A poor start to the monsoon, with major rainfall deficiency, has also put pressure on the financial sector. In effect, a poor monsoon makes rates cuts by the RBI unlikely for the next several months. The Bank Nifty should therefore, not be a major contributor to rallies at this moment. In fact, there is a case for going negative on banks because a rate hike cannot be absolutely ruled out. However, there are hopes that an acceleration in GDP will help reduce the level of non-performing assets and also, there could be some Budgetary provisions favouring investors in PSU banks.

Selling pressure on the rupee would be a given if crude prices rise. But a lower rupee could even be useful in that it would boost exports. The IT sector could perform its customary role as a hedge against a low rupee. There is a chance that the pharma sector will also receive attention from bulls.
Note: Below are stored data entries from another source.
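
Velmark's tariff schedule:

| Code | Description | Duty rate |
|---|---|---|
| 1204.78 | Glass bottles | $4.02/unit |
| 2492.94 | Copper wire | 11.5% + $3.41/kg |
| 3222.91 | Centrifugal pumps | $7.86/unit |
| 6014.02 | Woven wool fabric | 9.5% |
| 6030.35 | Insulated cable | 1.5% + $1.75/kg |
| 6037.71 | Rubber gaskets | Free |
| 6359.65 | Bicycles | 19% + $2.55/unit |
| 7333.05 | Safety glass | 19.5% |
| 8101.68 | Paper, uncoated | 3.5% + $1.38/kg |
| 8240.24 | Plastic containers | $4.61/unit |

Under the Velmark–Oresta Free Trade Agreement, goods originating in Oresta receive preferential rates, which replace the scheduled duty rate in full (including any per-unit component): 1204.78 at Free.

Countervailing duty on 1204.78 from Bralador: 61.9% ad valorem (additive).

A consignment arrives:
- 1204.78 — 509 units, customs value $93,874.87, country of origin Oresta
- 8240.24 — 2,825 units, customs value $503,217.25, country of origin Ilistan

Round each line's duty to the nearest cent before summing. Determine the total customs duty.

$13,023.25

Line 1 (1204.78, Oresta, 509 units, $93,874.87):
Base rate for 1204.78 is $4.02/unit.
Origin Oresta qualifies under the Velmark–Oresta agreement and 1204.78 is covered: preferential rate Free applies instead.
The additional-duty order on 1204.78 targets Bralador, not Oresta; it does not apply.
Duty = $93,874.87 × 0% = $0.00.
Line 2 (8240.24, Ilistan, 2,825 units, $503,217.25):
Base rate for 8240.24 is $4.61/unit.
Duty = 2,825 × $4.61 = $13,023.25.
Total = $0.00 + $13,023.25 = $13,023.25.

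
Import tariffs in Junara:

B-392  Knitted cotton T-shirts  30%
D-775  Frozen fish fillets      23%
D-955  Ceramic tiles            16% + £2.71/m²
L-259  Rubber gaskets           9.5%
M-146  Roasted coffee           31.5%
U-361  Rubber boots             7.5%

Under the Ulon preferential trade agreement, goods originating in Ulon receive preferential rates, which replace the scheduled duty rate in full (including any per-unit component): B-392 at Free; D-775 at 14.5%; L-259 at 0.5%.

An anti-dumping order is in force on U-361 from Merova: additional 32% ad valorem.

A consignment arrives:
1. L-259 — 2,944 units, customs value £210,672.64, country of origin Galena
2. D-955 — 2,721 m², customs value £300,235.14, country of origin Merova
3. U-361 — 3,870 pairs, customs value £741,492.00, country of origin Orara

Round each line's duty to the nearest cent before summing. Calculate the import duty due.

£131,037.33

Line 1 (L-259, Galena, 2,944 units, £210,672.64):
Base rate for L-259 is 9.5%.
L-259 has an FTA preferential rate, but origin Galena is not Ulon; base rate stands.
Duty = £210,672.64 × 9.5% = £20,013.90.
Line 2 (D-955, Merova, 2,721 m², £300,235.14):
Base rate for D-955 is 16% + £2.71/m².
Duty = £300,235.14 × 16% + 2,721 × £2.71 = £55,411.53.
Line 3 (U-361, Orara, 3,870 pairs, £741,492.00):
Base rate for U-361 is 7.5%.
The additional-duty order on U-361 targets Merova, not Orara; it does not apply.
Duty = £741,492.00 × 7.5% = £55,611.90.
Total = £20,013.90 + £55,411.53 + £55,611.90 = £131,037.33.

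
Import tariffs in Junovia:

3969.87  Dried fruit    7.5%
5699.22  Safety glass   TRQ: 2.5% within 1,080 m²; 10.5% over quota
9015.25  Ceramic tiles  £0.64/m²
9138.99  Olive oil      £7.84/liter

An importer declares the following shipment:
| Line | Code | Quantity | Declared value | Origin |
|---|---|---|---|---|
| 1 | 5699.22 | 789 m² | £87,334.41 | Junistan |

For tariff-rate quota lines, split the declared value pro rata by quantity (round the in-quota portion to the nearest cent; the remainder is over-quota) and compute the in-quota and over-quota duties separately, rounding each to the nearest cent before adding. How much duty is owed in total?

£2,183.36

Line 1 (5699.22, Junistan, 789 m², £87,334.41):
Code 5699.22 is under a tariff-rate quota (threshold 1,080 m²). Quantity 789 m² is within the quota, so the in-quota rate 2.5% applies to the full value.
Duty = £87,334.41 × 2.5% = £2,183.36.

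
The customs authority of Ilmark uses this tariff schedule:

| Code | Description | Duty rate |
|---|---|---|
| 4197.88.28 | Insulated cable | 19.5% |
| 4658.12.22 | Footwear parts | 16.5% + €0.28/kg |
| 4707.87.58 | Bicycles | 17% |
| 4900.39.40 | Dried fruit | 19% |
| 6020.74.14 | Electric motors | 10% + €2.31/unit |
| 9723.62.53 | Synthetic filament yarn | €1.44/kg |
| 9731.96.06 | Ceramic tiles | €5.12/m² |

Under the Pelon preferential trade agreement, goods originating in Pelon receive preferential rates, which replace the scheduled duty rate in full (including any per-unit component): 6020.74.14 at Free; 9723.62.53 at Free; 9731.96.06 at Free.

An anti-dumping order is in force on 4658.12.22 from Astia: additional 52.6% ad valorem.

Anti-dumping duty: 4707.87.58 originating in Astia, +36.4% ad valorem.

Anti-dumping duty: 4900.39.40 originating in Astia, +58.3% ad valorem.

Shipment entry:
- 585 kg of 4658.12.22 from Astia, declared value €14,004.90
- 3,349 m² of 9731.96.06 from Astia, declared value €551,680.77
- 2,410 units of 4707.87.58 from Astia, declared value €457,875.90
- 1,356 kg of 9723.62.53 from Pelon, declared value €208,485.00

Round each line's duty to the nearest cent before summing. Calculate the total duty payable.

€271,493.80

Line 1 (4658.12.22, Astia, 585 kg, €14,004.90):
Base rate for 4658.12.22 is 16.5% + €0.28/kg.
Additional duty on 4658.12.22 from Astia: +52.6%. Applied ad valorem rate: 16.5% + 52.6% = 69.1%.
Duty = €14,004.90 × 69.1% + 585 × €0.28 = €9,841.19.
Line 2 (9731.96.06, Astia, 3,349 m², €551,680.77):
Base rate for 9731.96.06 is €5.12/m².
9731.96.06 has an FTA preferential rate, but origin Astia is not Pelon; base rate stands.
Duty = 3,349 × €5.12 = €17,146.88.
Line 3 (4707.87.58, Astia, 2,410 units, €457,875.90):
Base rate for 4707.87.58 is 17%.
Additional duty on 4707.87.58 from Astia: +36.4%. Applied ad valorem rate: 17% + 36.4% = 53.4%.
Duty = €457,875.90 × 53.4% = €244,505.73.
Line 4 (9723.62.53, Pelon, 1,356 kg, €208,485.00):
Base rate for 9723.62.53 is €1.44/kg.
Origin Pelon qualifies under the Ilmark–Pelon agreement and 9723.62.53 is covered: preferential rate Free applies instead.
Duty = €208,485.00 × 0% = €0.00.
Total = €9,841.19 + €17,146.88 + €244,505.73 + €0.00 = €271,493.80.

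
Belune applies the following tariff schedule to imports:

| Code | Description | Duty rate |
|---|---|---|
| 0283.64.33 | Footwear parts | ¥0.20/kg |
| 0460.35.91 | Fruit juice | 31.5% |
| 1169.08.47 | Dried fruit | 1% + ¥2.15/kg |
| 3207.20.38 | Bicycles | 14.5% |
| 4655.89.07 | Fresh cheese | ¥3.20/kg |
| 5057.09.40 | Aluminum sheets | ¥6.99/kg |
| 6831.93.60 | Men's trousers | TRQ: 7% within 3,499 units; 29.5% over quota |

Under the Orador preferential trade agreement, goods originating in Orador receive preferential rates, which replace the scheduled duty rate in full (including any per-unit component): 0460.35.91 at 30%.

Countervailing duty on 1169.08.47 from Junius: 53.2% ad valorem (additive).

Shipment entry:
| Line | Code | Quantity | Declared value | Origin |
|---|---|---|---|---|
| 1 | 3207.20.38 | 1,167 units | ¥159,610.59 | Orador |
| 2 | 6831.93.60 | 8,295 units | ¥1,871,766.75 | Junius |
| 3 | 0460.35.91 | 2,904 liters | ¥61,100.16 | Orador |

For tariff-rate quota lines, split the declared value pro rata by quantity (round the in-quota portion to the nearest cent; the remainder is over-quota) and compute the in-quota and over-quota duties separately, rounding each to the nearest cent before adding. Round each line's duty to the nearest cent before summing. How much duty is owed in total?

Line 1 (3207.20.38, Orador, 1,167 units, ¥159,610.59):
Base rate for 3207.20.38 is 14.5%.
Origin Orador is the FTA partner but 3207.20.38 is not on the preference list; base rate stands.
Duty = ¥159,610.59 × 14.5% = ¥23,143.54.
Line 2 (6831.93.60, Junius, 8,295 units, ¥1,871,766.75):
Code 6831.93.60 is under a tariff-rate quota (threshold 3,499 units). In-quota: 3,499 units at 7%; over-quota: 4,796 units at 29.5%.
Pro-rata value split: in-quota = ¥1,871,766.75 × 3,499/8,295 = ¥789,549.35; over-quota = ¥1,871,766.75 − ¥789,549.35 = ¥1,082,217.40.
In-quota duty = ¥789,549.35 × 7% = ¥55,268.45. Over-quota duty = ¥1,082,217.40 × 29.5% = ¥319,254.13.
Line duty = ¥55,268.45 + ¥319,254.13 = ¥374,522.58.
Line 3 (0460.35.91, Orador, 2,904 liters, ¥61,100.16):
Base rate for 0460.35.91 is 31.5%.
Origin Orador qualifies under the Belune–Orador agreement and 0460.35.91 is covered: preferential rate 30% applies instead.
Duty = ¥61,100.16 × 30% = ¥18,330.05.
Total = ¥23,143.54 + ¥374,522.58 + ¥18,330.05 = ¥415,996.17.

¥415,996.17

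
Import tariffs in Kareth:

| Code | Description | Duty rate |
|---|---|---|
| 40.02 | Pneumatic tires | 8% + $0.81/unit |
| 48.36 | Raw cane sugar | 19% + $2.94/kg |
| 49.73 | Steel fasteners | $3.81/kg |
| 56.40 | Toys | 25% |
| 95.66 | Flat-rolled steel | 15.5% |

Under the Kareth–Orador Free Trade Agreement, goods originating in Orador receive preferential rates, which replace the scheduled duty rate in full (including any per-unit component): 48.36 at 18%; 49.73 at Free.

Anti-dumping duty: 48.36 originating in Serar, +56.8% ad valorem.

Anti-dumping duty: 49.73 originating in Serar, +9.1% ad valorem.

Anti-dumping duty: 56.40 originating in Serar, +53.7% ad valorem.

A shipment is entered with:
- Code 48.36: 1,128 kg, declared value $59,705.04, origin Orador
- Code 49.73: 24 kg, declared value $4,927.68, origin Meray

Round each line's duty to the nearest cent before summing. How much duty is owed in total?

Line 1 (48.36, Orador, 1,128 kg, $59,705.04):
Base rate for 48.36 is 19% + $2.94/kg.
Origin Orador qualifies under the Kareth–Orador agreement and 48.36 is covered: preferential rate 18% applies instead.
The additional-duty order on 48.36 targets Serar, not Orador; it does not apply.
Duty = $59,705.04 × 18% = $10,746.91.
Line 2 (49.73, Meray, 24 kg, $4,927.68):
Base rate for 49.73 is $3.81/kg.
49.73 has an FTA preferential rate, but origin Meray is not Orador; base rate stands.
The additional-duty order on 49.73 targets Serar, not Meray; it does not apply.
Duty = 24 × $3.81 = $91.44.
Total = $10,746.91 + $91.44 = $10,838.35.

$10,838.35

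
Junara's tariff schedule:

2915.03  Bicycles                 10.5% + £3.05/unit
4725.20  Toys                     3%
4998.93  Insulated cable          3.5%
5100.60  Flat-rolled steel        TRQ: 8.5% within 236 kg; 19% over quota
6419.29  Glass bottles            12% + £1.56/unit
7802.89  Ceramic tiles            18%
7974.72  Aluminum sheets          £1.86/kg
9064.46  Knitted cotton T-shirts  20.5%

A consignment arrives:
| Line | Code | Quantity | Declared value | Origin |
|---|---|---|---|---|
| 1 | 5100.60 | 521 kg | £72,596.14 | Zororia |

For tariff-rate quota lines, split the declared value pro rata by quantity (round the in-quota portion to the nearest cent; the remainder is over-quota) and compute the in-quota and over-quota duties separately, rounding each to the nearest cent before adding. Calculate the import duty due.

Line 1 (5100.60, Zororia, 521 kg, £72,596.14):
Code 5100.60 is under a tariff-rate quota (threshold 236 kg). In-quota: 236 kg at 8.5%; over-quota: 285 kg at 19%.
Pro-rata value split: in-quota = £72,596.14 × 236/521 = £32,884.24; over-quota = £72,596.14 − £32,884.24 = £39,711.90.
In-quota duty = £32,884.24 × 8.5% = £2,795.16. Over-quota duty = £39,711.90 × 19% = £7,545.26.
Line duty = £2,795.16 + £7,545.26 = £10,340.42.

£10,340.42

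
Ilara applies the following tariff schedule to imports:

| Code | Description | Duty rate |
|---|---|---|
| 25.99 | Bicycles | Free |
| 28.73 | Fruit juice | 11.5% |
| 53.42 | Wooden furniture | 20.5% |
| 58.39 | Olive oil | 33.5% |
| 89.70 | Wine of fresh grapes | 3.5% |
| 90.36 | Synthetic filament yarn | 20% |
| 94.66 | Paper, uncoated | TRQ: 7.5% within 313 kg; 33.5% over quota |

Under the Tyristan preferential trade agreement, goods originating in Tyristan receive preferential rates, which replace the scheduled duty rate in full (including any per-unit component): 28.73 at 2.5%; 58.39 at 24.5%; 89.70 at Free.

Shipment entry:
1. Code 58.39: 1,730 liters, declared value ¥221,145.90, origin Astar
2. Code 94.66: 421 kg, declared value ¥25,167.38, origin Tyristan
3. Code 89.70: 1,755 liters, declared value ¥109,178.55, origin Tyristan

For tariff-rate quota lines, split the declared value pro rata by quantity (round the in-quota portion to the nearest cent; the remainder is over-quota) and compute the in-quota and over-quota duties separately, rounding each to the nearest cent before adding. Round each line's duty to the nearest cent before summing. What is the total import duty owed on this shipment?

¥77,650.06

Line 1 (58.39, Astar, 1,730 liters, ¥221,145.90):
Base rate for 58.39 is 33.5%.
58.39 has an FTA preferential rate, but origin Astar is not Tyristan; base rate stands.
Duty = ¥221,145.90 × 33.5% = ¥74,083.88.
Line 2 (94.66, Tyristan, 421 kg, ¥25,167.38):
Code 94.66 is under a tariff-rate quota (threshold 313 kg). In-quota: 313 kg at 7.5%; over-quota: 108 kg at 33.5%.
Pro-rata value split: in-quota = ¥25,167.38 × 313/421 = ¥18,711.14; over-quota = ¥25,167.38 − ¥18,711.14 = ¥6,456.24.
In-quota duty = ¥18,711.14 × 7.5% = ¥1,403.34. Over-quota duty = ¥6,456.24 × 33.5% = ¥2,162.84.
Line duty = ¥1,403.34 + ¥2,162.84 = ¥3,566.18.
Line 3 (89.70, Tyristan, 1,755 liters, ¥109,178.55):
Base rate for 89.70 is 3.5%.
Origin Tyristan qualifies under the Ilara–Tyristan agreement and 89.70 is covered: preferential rate Free applies instead.
Duty = ¥109,178.55 × 0% = ¥0.00.
Total = ¥74,083.88 + ¥3,566.18 + ¥0.00 = ¥77,650.06.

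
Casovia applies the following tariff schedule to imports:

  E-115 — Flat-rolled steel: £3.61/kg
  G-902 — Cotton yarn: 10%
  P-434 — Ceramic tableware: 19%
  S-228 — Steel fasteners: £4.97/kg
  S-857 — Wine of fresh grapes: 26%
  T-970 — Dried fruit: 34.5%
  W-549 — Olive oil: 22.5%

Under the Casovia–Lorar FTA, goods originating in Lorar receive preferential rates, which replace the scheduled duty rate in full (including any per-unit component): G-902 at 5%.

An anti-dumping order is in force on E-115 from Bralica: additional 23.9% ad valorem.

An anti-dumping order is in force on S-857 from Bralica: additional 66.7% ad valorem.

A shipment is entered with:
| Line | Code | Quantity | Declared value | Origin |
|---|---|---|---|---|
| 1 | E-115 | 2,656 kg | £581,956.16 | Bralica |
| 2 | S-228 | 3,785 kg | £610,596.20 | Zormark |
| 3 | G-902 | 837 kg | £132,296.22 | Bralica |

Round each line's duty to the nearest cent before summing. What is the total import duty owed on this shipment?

£180,716.75

Line 1 (E-115, Bralica, 2,656 kg, £581,956.16):
Base rate for E-115 is £3.61/kg.
Additional duty on E-115 from Bralica: +23.9% ad valorem. Applied ad valorem rate = 23.9%.
Duty = £581,956.16 × 23.9% + 2,656 × £3.61 = £148,675.68.
Line 2 (S-228, Zormark, 3,785 kg, £610,596.20):
Base rate for S-228 is £4.97/kg.
Duty = 3,785 × £4.97 = £18,811.45.
Line 3 (G-902, Bralica, 837 kg, £132,296.22):
Base rate for G-902 is 10%.
G-902 has an FTA preferential rate, but origin Bralica is not Lorar; base rate stands.
Duty = £132,296.22 × 10% = £13,229.62.
Total = £148,675.68 + £18,811.45 + £13,229.62 = £180,716.75.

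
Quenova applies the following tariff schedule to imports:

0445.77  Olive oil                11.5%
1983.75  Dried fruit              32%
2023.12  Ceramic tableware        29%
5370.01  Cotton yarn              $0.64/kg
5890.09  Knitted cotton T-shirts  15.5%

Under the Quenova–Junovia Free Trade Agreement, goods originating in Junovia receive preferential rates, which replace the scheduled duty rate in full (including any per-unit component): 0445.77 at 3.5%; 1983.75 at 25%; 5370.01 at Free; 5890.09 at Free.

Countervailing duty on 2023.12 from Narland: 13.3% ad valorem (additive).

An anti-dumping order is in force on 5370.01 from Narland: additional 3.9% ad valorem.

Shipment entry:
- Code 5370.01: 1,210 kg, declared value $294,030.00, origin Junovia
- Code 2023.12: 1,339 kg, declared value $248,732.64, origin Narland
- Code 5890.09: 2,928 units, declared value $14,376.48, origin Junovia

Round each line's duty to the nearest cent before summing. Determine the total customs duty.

Line 1 (5370.01, Junovia, 1,210 kg, $294,030.00):
Base rate for 5370.01 is $0.64/kg.
Origin Junovia qualifies under the Quenova–Junovia agreement and 5370.01 is covered: preferential rate Free applies instead.
The additional-duty order on 5370.01 targets Narland, not Junovia; it does not apply.
Duty = $294,030.00 × 0% = $0.00.
Line 2 (2023.12, Narland, 1,339 kg, $248,732.64):
Base rate for 2023.12 is 29%.
Additional duty on 2023.12 from Narland: +13.3%. Applied ad valorem rate: 29% + 13.3% = 42.3%.
Duty = $248,732.64 × 42.3% = $105,213.91.
Line 3 (5890.09, Junovia, 2,928 units, $14,376.48):
Base rate for 5890.09 is 15.5%.
Origin Junovia qualifies under the Quenova–Junovia agreement and 5890.09 is covered: preferential rate Free applies instead.
Duty = $14,376.48 × 0% = $0.00.
Total = $0.00 + $105,213.91 + $0.00 = $105,213.91.

$105,213.91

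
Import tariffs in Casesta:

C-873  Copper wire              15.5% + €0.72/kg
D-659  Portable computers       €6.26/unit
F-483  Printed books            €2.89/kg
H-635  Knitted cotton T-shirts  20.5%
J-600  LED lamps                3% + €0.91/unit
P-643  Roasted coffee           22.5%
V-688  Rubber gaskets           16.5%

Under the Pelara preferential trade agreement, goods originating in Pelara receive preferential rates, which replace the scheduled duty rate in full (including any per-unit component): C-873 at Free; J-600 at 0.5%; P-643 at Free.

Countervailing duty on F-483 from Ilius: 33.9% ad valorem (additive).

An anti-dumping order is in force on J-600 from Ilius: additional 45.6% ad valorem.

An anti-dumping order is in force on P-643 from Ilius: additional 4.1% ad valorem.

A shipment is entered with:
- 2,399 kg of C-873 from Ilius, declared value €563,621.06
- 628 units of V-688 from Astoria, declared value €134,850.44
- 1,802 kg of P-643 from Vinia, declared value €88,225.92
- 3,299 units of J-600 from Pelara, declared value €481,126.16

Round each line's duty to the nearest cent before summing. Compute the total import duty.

€133,595.32

Line 1 (C-873, Ilius, 2,399 kg, €563,621.06):
Base rate for C-873 is 15.5% + €0.72/kg.
C-873 has an FTA preferential rate, but origin Ilius is not Pelara; base rate stands.
Duty = €563,621.06 × 15.5% + 2,399 × €0.72 = €89,088.54.
Line 2 (V-688, Astoria, 628 units, €134,850.44):
Base rate for V-688 is 16.5%.
Duty = €134,850.44 × 16.5% = €22,250.32.
Line 3 (P-643, Vinia, 1,802 kg, €88,225.92):
Base rate for P-643 is 22.5%.
P-643 has an FTA preferential rate, but origin Vinia is not Pelara; base rate stands.
The additional-duty order on P-643 targets Ilius, not Vinia; it does not apply.
Duty = €88,225.92 × 22.5% = €19,850.83.
Line 4 (J-600, Pelara, 3,299 units, €481,126.16):
Base rate for J-600 is 3% + €0.91/unit.
Origin Pelara qualifies under the Casesta–Pelara agreement and J-600 is covered: preferential rate 0.5% applies instead.
The additional-duty order on J-600 targets Ilius, not Pelara; it does not apply.
Duty = €481,126.16 × 0.5% = €2,405.63.
Total = €89,088.54 + €22,250.32 + €19,850.83 + €2,405.63 = €133,595.32.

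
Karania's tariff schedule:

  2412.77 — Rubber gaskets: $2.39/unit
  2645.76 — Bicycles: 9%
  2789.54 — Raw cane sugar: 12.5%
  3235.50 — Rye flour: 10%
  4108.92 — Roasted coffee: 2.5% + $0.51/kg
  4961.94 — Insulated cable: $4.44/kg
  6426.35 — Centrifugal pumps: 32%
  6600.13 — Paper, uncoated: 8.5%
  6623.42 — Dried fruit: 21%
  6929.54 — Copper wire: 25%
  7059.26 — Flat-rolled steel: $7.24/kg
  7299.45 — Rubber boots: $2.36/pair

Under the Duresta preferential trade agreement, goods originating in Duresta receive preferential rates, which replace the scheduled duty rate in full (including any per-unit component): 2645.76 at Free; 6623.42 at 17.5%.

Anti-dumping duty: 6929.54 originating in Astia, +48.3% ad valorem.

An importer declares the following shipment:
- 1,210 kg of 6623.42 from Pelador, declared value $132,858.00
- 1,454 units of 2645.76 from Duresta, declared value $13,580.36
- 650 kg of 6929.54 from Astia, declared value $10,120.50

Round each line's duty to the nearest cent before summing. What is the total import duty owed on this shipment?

$35,318.51

Line 1 (6623.42, Pelador, 1,210 kg, $132,858.00):
Base rate for 6623.42 is 21%.
6623.42 has an FTA preferential rate, but origin Pelador is not Duresta; base rate stands.
Duty = $132,858.00 × 21% = $27,900.18.
Line 2 (2645.76, Duresta, 1,454 units, $13,580.36):
Base rate for 2645.76 is 9%.
Origin Duresta qualifies under the Karania–Duresta agreement and 2645.76 is covered: preferential rate Free applies instead.
Duty = $13,580.36 × 0% = $0.00.
Line 3 (6929.54, Astia, 650 kg, $10,120.50):
Base rate for 6929.54 is 25%.
Additional duty on 6929.54 from Astia: +48.3%. Applied ad valorem rate: 25% + 48.3% = 73.3%.
Duty = $10,120.50 × 73.3% = $7,418.33.
Total = $27,900.18 + $0.00 + $7,418.33 = $35,318.51.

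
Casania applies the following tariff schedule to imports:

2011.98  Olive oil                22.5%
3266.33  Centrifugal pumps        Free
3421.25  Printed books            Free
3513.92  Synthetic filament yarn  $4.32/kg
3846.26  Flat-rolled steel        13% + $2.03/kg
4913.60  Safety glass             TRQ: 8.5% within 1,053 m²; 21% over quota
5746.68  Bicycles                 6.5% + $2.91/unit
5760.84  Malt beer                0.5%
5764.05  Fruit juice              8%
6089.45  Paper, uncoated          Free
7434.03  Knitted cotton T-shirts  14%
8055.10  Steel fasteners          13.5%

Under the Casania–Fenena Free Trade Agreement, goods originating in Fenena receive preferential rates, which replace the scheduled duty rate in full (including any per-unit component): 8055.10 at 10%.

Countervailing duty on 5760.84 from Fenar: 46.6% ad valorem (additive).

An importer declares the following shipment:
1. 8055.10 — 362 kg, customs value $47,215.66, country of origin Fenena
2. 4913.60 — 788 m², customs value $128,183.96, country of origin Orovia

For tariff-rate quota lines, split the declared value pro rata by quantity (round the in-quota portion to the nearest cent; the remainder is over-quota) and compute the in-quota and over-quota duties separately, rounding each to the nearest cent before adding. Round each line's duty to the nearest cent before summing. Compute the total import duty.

Line 1 (8055.10, Fenena, 362 kg, $47,215.66):
Base rate for 8055.10 is 13.5%.
Origin Fenena qualifies under the Casania–Fenena agreement and 8055.10 is covered: preferential rate 10% applies instead.
Duty = $47,215.66 × 10% = $4,721.57.
Line 2 (4913.60, Orovia, 788 m², $128,183.96):
Code 4913.60 is under a tariff-rate quota (threshold 1,053 m²). Quantity 788 m² is within the quota, so the in-quota rate 8.5% applies to the full value.
Duty = $128,183.96 × 8.5% = $10,895.64.
Total = $4,721.57 + $10,895.64 = $15,617.21.

$15,617.21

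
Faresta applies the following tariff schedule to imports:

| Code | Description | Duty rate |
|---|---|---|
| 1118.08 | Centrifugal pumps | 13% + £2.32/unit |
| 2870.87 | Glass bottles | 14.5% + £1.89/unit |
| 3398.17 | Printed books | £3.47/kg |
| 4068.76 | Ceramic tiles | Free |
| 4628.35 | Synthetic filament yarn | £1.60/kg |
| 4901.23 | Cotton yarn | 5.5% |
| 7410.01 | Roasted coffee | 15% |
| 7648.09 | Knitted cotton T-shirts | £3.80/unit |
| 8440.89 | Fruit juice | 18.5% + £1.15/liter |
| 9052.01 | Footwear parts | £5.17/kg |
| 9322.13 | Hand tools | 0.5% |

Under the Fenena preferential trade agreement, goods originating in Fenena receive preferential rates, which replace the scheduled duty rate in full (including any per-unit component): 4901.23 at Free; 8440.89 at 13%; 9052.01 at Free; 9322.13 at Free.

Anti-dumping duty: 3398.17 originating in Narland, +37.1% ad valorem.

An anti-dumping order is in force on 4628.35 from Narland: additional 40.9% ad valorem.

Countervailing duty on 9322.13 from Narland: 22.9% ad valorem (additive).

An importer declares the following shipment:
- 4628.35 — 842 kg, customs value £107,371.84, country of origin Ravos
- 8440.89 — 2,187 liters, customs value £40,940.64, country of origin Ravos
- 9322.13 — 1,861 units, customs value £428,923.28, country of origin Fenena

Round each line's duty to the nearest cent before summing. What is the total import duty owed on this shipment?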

Underlying retail sentiment is very positive with small caps and midcaps outperforming large caps.

But the post-Budget mood is likely to be set by FII action and, to a lesser extent, by DIIs. If the institutions like the Budget, the mood will remain positive.

 
Premia on the Nifty option chain remains extremely high. Open interest implies that traders are braced for a move till either 6,900-7,000 or till 8,500 within the next 10 sessions. The put-call ratios (PCR) remain bearish at around 0.86 for the July settlement and for the next three months overall.

The Nifty closed at 7,787 on Monday. A long straddle at 7,800 is very expensive, costing 304, with 7,800c (151) and 7,600p (153). The breakevens are at 7,496, 8,104. It's possible to sell this straddle with gains if the market stays within 7,500-8,100 until settlement (July 31). Or perhaps, buy long 7,400p (35) and long 8,200c (27) to protect against a big post-Budget move.

A bullspread of long 7,900c (104) and short 8,000c (69) costs 35 and pays a maximum 65. This is expensive, given distance from money. A bearspread of long 7,700p (111) and short 7,600p (79) is at the same distance and costs 33 while pays 67.